◯ 晩秋の兼題は「ななかまど」「古酒」「赤い羽根」です。
【ななかまど】
ままごとの夕餉華やぐななかまど 天天天天天地人 蝸牛
捨て鐘や余韻枯れゆくななかまど 天天地地人人 即馳
ななかまど熟れて空き家の主を待つ 天天地 好喜
山裾の蕎麦屋の卓のななかまど 天地地地人人 音澄
過疎村に燃へななかまど眩しかり 天人 仲春
あの赤は纏ふてみたしナナカマド 天 菫女
ななかまど曲がれば祖母の丸太小屋 天 小波
布団干す嫁いで幾年七竃 天 雪童
ななかまど谷に竦みて九十九折り 天 雪童
【古酒】
馴れし屋に一人で生きん古酒の酔 天天天地地 菫女
生きすぎし誤算もうれし古酒を酌む 天天地人 喜の字
燗で揉め肴で揉める古酒の会 天天 酒倒
雨上がり古酒と待ちたり山の宿 天地人 見燗
飴色に光るや古酒のやはらかき 天地人 逆月
牛を売るいつもせつない古酒の酔 天地人 喜の字
胃を切って飲めぬ地酒の古酒となり 天地 音澄
ふる酒で祝われし人笑ひ皺 天地 菫女
古酒や白磁に琥珀の時を酌む 天人 風写
喜寿となる理系文系古酒を汲む 天 仲春
古酒辞して午後は薪割り屋根修理 天 青羽
【夜光虫】
赤い羽根はずしてくぐる縄暖簾 天天天地地地地人人 仲春
一番の幼の箱へ赤い羽根 天天天 磨角
赤い羽根通過電車の風に揺る 天天地 酒倒
赤い羽根戸籍係の無愛想 天天地 音澄
赤い羽根善人らしくなれぬ朝 天天人 菫女
針刺しに残る去年の赤い羽根 天地人人 音澄
不似合いな議員バッジと赤い羽根 天人人 喜の字
散歩する家族5人の赤い羽根 天 小波
★呑暮さんの選句とつぶやき-------------------------------------------
【ななかまど】
天 ななかまど熟れて空き家の主を待つ
地 故郷の訛る暖簾やななかまど
人 日本髪版画の隅のななかまど
〈マイ懺悔〉拙句は「ななかまど年に一度の散髪屋」なのですが、わたくし、ななかまどをプラタナスと勘違いしていました。

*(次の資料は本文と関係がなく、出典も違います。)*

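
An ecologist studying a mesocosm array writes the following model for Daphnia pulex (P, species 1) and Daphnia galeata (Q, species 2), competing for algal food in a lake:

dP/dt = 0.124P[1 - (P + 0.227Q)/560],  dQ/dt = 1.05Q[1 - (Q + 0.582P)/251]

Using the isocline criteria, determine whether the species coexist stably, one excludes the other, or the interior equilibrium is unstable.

Compare the nullcline intercepts: K1/α12 = 560/0.227 = 2470 > K2 = 251; K2/α21 = 251/0.582 = 431 < K1 = 560.
Since the inequalities point opposite ways, species 1 can invade but species 2 cannot.

species 1 excludes species 2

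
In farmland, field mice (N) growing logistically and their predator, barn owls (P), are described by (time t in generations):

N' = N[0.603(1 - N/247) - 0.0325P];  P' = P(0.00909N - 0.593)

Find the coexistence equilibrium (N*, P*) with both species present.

N* ≈ 65.2, P* ≈ 13.7

From dP/dt = 0 with P > 0: 0.00909N* = 0.593, so N* = 65.2.
Substitute into dN/dt = 0: 0.603(1 - 65.2/247) = 0.0325P*.
The bracket is 0.736, giving P* = 0.444/0.0325 = 13.7.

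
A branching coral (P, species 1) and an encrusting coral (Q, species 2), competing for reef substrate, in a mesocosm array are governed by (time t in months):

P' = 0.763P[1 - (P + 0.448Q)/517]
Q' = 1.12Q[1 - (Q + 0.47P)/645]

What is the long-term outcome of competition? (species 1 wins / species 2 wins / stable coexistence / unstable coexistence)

stable coexistence

Compare the nullcline intercepts: K1/α12 = 517/0.448 = 1150 > K2 = 645; K2/α21 = 645/0.47 = 1370 > K1 = 517.
Since both inequalities hold, each species can invade when rare, so the interior equilibrium is stable.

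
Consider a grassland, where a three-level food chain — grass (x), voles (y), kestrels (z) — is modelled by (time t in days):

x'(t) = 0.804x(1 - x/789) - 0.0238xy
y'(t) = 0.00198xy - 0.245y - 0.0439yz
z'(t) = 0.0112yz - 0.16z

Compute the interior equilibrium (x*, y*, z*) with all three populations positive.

From dz/dt = 0: 0.0112y* = 0.16, so y* = 14.3.
From dx/dt = 0: 0.804(1 - x*/789) = 0.0238·14.3, giving x* = 789·(1 - 0.423) = 455.
From dy/dt = 0: 0.00198·455 - 0.245 = 0.0439z*, so z* = 0.657/0.0439 = 15.

x* ≈ 455, y* ≈ 14.3, z* ≈ 15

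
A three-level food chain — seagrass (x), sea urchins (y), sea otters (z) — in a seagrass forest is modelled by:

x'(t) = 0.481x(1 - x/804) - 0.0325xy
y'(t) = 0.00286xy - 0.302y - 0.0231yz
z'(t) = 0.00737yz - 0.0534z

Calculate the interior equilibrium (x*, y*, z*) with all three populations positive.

x* ≈ 410, y* ≈ 7.25, z* ≈ 37.7

From dz/dt = 0: 0.00737y* = 0.0534, so y* = 7.25.
From dx/dt = 0: 0.481(1 - x*/804) = 0.0325·7.25, giving x* = 804·(1 - 0.49) = 410.
From dy/dt = 0: 0.00286·410 - 0.302 = 0.0231z*, so z* = 0.872/0.0231 = 37.7.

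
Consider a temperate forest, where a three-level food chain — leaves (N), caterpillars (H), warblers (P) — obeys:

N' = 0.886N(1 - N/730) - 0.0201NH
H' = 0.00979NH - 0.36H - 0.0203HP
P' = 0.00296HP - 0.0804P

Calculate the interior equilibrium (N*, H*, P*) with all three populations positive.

N* ≈ 280, H* ≈ 27.2, P* ≈ 117

From dP/dt = 0: 0.00296H* = 0.0804, so H* = 27.2.
From dN/dt = 0: 0.886(1 - N*/730) = 0.0201·27.2, giving N* = 730·(1 - 0.616) = 280.
From dH/dt = 0: 0.00979·280 - 0.36 = 0.0203P*, so P* = 2.38/0.0203 = 117.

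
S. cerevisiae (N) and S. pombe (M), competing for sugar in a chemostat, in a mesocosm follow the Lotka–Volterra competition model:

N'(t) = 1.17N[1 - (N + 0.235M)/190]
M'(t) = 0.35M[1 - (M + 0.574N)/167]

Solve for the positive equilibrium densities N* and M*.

N* ≈ 174, M* ≈ 67

Setting both brackets to zero gives the nullclines N + 0.235M = 190 and 0.574N + M = 167.
Substituting M = 167 - 0.574N into the first: N(1 - 0.235·0.574) = 190 - 0.235·167.
So N* = 151/0.865 = 174, and then M* = 167 - 0.574·174 = 67.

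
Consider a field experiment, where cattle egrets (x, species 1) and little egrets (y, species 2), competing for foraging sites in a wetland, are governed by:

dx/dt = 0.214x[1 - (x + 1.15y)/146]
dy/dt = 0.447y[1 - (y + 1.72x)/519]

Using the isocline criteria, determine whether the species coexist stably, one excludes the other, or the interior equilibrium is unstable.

Compare the nullcline intercepts: K1/α12 = 146/1.15 = 127 < K2 = 519; K2/α21 = 519/1.72 = 302 > K1 = 146.
Since the inequalities point opposite ways, species 2 can invade but species 1 cannot.

species 2 excludes species 1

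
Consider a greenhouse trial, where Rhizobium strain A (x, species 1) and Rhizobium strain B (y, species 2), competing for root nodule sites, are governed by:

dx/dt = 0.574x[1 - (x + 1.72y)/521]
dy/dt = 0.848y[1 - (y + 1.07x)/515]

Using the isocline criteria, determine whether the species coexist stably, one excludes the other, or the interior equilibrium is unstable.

Compare the nullcline intercepts: K1/α12 = 521/1.72 = 303 < K2 = 515; K2/α21 = 515/1.07 = 481 < K1 = 521.
Since both are reversed, neither can invade when rare; the interior point is a saddle.

unstable coexistence (outcome depends on initial conditions)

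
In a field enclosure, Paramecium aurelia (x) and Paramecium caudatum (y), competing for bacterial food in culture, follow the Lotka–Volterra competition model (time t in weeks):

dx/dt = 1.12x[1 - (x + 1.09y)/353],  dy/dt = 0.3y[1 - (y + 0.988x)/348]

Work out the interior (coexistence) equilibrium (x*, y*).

x* ≈ 342, y* ≈ 9.93

Setting both brackets to zero gives the nullclines x + 1.09y = 353 and 0.988x + y = 348.
Substituting y = 348 - 0.988x into the first: x(1 - 1.09·0.988) = 353 - 1.09·348.
So x* = -26.3/-0.0769 = 342, and then y* = 348 - 0.988·342 = 9.93.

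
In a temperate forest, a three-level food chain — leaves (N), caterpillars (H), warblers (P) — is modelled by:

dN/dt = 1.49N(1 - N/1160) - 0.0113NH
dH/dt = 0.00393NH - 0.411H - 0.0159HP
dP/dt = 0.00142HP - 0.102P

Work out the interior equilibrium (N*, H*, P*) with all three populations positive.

N* ≈ 528, H* ≈ 71.8, P* ≈ 105

From dP/dt = 0: 0.00142H* = 0.102, so H* = 71.8.
From dN/dt = 0: 1.49(1 - N*/1160) = 0.0113·71.8, giving N* = 1160·(1 - 0.545) = 528.
From dH/dt = 0: 0.00393·528 - 0.411 = 0.0159P*, so P* = 1.66/0.0159 = 105.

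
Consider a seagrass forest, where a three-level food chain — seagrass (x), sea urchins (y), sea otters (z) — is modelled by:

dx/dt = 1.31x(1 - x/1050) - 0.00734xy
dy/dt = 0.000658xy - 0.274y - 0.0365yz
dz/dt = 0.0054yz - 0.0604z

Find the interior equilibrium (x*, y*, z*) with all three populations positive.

From dz/dt = 0: 0.0054y* = 0.0604, so y* = 11.2.
From dx/dt = 0: 1.31(1 - x*/1050) = 0.00734·11.2, giving x* = 1050·(1 - 0.0627) = 984.
From dy/dt = 0: 0.000658·984 - 0.274 = 0.0365z*, so z* = 0.374/0.0365 = 10.2.

x* ≈ 984, y* ≈ 11.2, z* ≈ 10.2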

秋から冬にかけて道路わきの木が丸坊主にされるさまを詠んだのですが、選句用リストを見て「あっ」と。もしかして、そうとは知らず点を入れてくださる人がいたら、と思うと夜も寝られません。
【古酒】
天 ふる酒で祝われし人笑ひ皺
地 姑には内緒しまい湯古酒注ぐ
人 亡き人の盃につぐ古酒光り
〈マイ懺悔〉拙句は「下戸の家笑顔で古酒を勧めらる」なのですが、わたくし、古酒を新酒に比べて劣るもの、という前提でのみ、詠んでおりました。確かに最近は2年、3年と寝かして熟成させるお酒もありますし、そもそも自分に新酒と古酒の違いが分かるか、というと分かりません。気にするのは100円あたりの純アルコール量の多寡であり、酒屋に行って「酒にするか、焼酎にするか」と悩むのは、そもそも違うんじゃないかと我ながら思います。
【赤い羽根】
天 赤い羽根はずしてくぐる縄暖簾
地 赤い羽根ばあちゃん去年の持ちだして
人 赤い羽根似合いますよと言はれけり
〈マイ懺悔〉拙句は「朝ラッシュ狸寝入りの赤い羽根」なのですが、わたくし、そういう人を揶揄する資格はありません。赤い羽根、いつも無視していますから。電車で年寄りに席を譲らず寝たふりをしている人でも、赤い羽根への寄付という善行を確かに施したのであり、その点でわたくしよりは善人です。善き行いをした人が、それゆえに、他のことにおいてことさら善行に欠けると見なされるのは不公平です。善行を施した人にさらなる善行を強いる、そういう間違った観点で、わたくしは一句ひねってしまいました。
★小間使いさんから--------------------------------------------------
よく読むと、季重りが相変わらず多い滅入る句会です。
歳時記、季寄せをきちんと見れば、確認できます。
季節を表す日本語は実に多彩なので、それを使い分けることも
俳句熟達の一部ですから、ご注意。
ではでは 次回はもう初冬です。